De verklaringen van de getuigen [getuige 1] en [getuige 2] bevatten ten opzichte van de door hen in eerste aanleg afgelegde getuigenverklaringen geen nieuwe concrete feiten of omstandigheden die kunnen bijdragen tot het tegenbewijs waartoe VDL is toegelaten. Uit hun verklaringen blijkt dat er verschil van inzicht was over de toepassing van de 10% vergoeding, die is vermeld in artikel 6 van de Overeenkomst van 11 februari 2011, voor de subsidieaanvragen E450EDL en E450LMDAP maar er blijkt niet uit dat dit ten aanzien van die subsidieaanvragen tot een bepaald resultaat heeft geleid. Zij verklaren dat tegenover [appellant] geen toezegging is gedaan voor toepassing van die vergoedingsmaatstaf, maar dat betekent niet dat die eenmaal overeengekomen maatstaf toepassing miste.
Getuige [manager in dienst van VDL, ETG ] heeft onder meer verklaard:
“Ik ben niet betrokken geweest bij het maken van afspraken tussen de heer [appellant] en VDL wat betreft de subsidieaanvragen waar het hierover gaat. Ik ben wel de heer [appellant] 2x tegengekomen in het project E450LMDAP. Ik weet niets over een afrekening van dit project. Ik weet evenmin iets over een 10% regeling.”
Hetgeen deze getuige verder heeft verklaard betreft de gang van zaken bij de uitvoering van de subsidieaanvraag E450LMDAP en meer in het bijzonder de volgens hem beperkte hoeveelheid werk die [appellant] daarvoor heeft verricht. Dat laatste betreft evenwel niet de kwestie waar het bij de (tegen)bewijsopdracht om gaat, nu de Overeenkomst waar [appellant] zich op baseert op dat punt geen differentiatie kent.
Getuige [controller in dienst van VDL Nederland] heeft onder meer verklaard:
“Ik ken het contract dat met de heer [appellant] is afgesloten. Door mij zijn geen afspraken gemaakt die van dat contract afwijken. Ik weet niet of andere in de bedrijf zo’n afwijkende afspraak heb gemaakt, maar ik heb hier verder ook met niemand over gesproken. Ik wist van het conflict met de heer [appellant] , maar ik heb nooit met hem daarover gesproken.”

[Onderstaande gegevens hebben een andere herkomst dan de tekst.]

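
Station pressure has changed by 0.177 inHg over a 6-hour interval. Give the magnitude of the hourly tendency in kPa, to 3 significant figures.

0.177 inHg / 6 h × 3.38639 kPa/inHg = 0.0999 kPa/h.

0.0999 kPa per hour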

Hetgeen deze getuige verder heeft verklaard, betreft het project SILVER en de relatie tussen dat project en het project Greenfab. Zijn verklaring over deze aangelegenheid biedt echter geen bijdrage aan het tegenbewijs zoals in het tussenarrest van 22 augustus 2017 is opgenomen.
[appellant] heeft in zijn getuigenverklaring onder meer betwist hetgeen getuige [getuige 2] heeft verklaard over de werkwijze bij de verschillende projecten. Verder verklaart hij:
“Ik heb niet iets anders dan de 10 % regeling afgesproken met VDL over de ENIAC subsidies.”
De producties die VDL voorafgaand aan het getuigenverhoor heeft ingebracht betreffen documenten over de subsidieaanvragen en afschriften van de tussen de verschillende betrokkenen gevoerde (e-mail)correspondentie. Door VDL is niet, en in ieder geval: niet voldoende, toegelicht in hoeverre deze stukken bijdragen aan het tegenbewijs.
Dit alles overziende is het VDL niet is geslaagd in het tegenbewijs zoals opgenomen in het tussenarrest van 22 augustus 2017.